Wrong. Even forgetting about the Leap Manifesto endorsement of a huge increase in large dams or the obvious comparison with coal, natural gas or nuclear, the evidence is clear that hydroelectric power is clean and green — and urgently needed.

As the Union of Concerned Scientists concluded:

“If constructed and operated in a manner that minimizes environmental and cultural impacts, hydropower projects can provide low-cost, clean sources of electricity to urban and rural areas throughout the world. Harvesting the power from our rivers can be part of a smart and diverse set of solutions for reducing our dependence on fossil fuels, and the impact they have on our climate and public health.”

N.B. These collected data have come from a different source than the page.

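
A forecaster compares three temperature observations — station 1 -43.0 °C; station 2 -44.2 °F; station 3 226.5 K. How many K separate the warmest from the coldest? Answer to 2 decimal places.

4.32 K

station 2: -44.2 °F = -42.333 °C.
station 3: 226.5 K = -46.650 °C.
Spread: (-42.333) − (-46.650) = 4.317 °C.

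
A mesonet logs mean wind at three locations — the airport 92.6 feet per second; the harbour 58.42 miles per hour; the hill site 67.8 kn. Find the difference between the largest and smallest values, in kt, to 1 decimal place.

the airport: 92.6 ft/s = 54.864 kt.
the harbour: 58.42 mph = 50.766 kt.
Spread: 67.800 − 50.766 = 17.0 kt.

17.0 kt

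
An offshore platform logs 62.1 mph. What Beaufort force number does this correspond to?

Beaufort force 10

62.1 mph = 27.8 m/s, which is Beaufort 10 (storm, 24.5–28.4 m/s).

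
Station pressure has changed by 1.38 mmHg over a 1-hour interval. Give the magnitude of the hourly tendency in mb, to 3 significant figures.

1.38 mmHg / 1 h × 1.33322 mb/mmHg = 1.84 mb/h.

1.84 mb per hour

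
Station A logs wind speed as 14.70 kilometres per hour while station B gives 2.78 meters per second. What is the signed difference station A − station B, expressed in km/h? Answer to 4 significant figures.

station B: 2.78 m/s = 10.00800 km/h.
Difference: 14.70000 − 10.00800 = 4.692 km/h.

4.692 km/h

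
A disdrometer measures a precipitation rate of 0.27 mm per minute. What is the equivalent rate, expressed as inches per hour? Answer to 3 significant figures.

0.27 mm/minute × 0.0393701 in/mm × 60 minute/hour = 0.638 in/hour.

0.638 in/hour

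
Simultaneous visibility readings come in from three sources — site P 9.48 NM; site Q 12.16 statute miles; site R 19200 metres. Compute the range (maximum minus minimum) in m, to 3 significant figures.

2010 m

site P: 9.48 nmi = 17556.96 m.
site Q: 12.16 SM = 19569.62 m.
Spread: 19569.62 − 17556.96 = 2010 m.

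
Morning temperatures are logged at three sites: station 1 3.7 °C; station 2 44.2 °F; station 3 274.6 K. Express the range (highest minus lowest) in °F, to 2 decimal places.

station 2: 44.2 °F = 6.778 °C.
station 3: 274.6 K = 1.450 °C.
Spread: 6.778 − 1.450 = 5.328 °C = 9.59 °F.

9.59 °F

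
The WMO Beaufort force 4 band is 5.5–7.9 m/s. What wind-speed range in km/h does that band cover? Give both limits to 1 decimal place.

5.5–7.9 m/s × 3.6 = 19.8–28.4 km/h.

19.8 to 28.4 km/h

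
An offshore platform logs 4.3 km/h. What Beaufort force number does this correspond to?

Beaufort force 1

4.3 km/h = 1.2 m/s, which is Beaufort 1 (light air, 0.3–1.5 m/s).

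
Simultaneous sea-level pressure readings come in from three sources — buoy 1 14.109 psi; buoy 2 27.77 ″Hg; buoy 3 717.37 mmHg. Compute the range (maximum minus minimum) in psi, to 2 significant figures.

buoy 2: 27.77 inHg = 13.6394 psi.
buoy 3: 717.37 mmHg = 13.8716 psi.
Spread: 14.1090 − 13.6394 = 0.47 psi.

0.47 psi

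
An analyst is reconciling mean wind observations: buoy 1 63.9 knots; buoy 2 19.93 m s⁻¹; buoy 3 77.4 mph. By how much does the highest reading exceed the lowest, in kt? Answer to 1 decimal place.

28.5 kt

buoy 2: 19.93 m/s = 38.741 kt.
buoy 3: 77.4 mph = 67.259 kt.
Spread: 67.259 − 38.741 = 28.5 kt.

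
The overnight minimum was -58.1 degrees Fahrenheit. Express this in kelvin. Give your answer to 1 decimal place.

First to °C: -50.06 °C.
Then to K: 223.1 K.

223.1 K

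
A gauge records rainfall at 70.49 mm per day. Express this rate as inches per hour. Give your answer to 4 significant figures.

70.49 mm/day × 0.0393701 in/mm × 0.0416667 day/hour = 0.1156 in/hour.

0.1156 in/hour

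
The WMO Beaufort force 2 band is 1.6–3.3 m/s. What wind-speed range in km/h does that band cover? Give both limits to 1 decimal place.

1.6–3.3 m/s × 3.6 = 5.8–11.9 km/h.

5.8 to 11.9 km/h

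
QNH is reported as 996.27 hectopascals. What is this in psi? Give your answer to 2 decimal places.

14.45 psi

1 hPa = 0.0145038 psi, so 996.27 × 0.0145038 = 14.45 psi.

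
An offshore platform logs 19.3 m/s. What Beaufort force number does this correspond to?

Beaufort force 8

19.3 m/s lies in the Beaufort 8 band (gale, 17.2–20.7 m/s).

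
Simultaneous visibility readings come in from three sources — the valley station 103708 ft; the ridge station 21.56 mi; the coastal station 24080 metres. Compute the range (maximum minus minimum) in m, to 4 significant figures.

10620 m

the valley station: 103708 ft = 31610.20 m.
the ridge station: 21.56 SM = 34697.46 m.
Spread: 34697.46 − 24080.00 = 10620 m.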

Some will question the “cultural impacts” issue, based on some First Nations’ objections — and there is no question there are those who do not agree with Site C, as is their legal and democratic right.

But our union is working closely with many First Nations and their members who want to gain the skills and apprenticeships in building trades jobs that will be working on Site C and preparing a new generation of workers with the training they need for a lifetime career.

Our targets are to achieve 25 per cent apprentices working on the Site C job site over four years, with a significant number of First Nations workers employed.

Other First Nations have signed community benefit agreements with BC Hydro, while those who object have gone to the courts and to date have not won a single judicial decision in their favour.

Let’s be clear — hydroelectric dams like Site C definitely have some negative environmental and social impacts.

No one can be pleased that some local homeowners will lose their property to allow the dam to proceed, but that is unfortunately the cost of providing all British Columbians with a massive amount of power for 100 years and dramatically reducing GHG emissions. Expropriations for the public good are a fact of life and those affected should obviously be fairly compensated.

But in a world increasingly needing clean, green power to run electric cars and buses, operate factories, light and heat our homes, operate our computers, cellphones and tablets and decrease our dependence on all fossil fuels, Site C will be invaluable for a century.

And that’s why our union and others strongly support Site C — because it will be important to our economy and environment for many decades after the last of our members packs up their tool belt and heads off to another project.  [Tyee]

Brian Cochrane is business manager of the International Union of Operating Engineers Local 115, one of the unions whose members will be working on construction of BC Hydro’s Site C dam.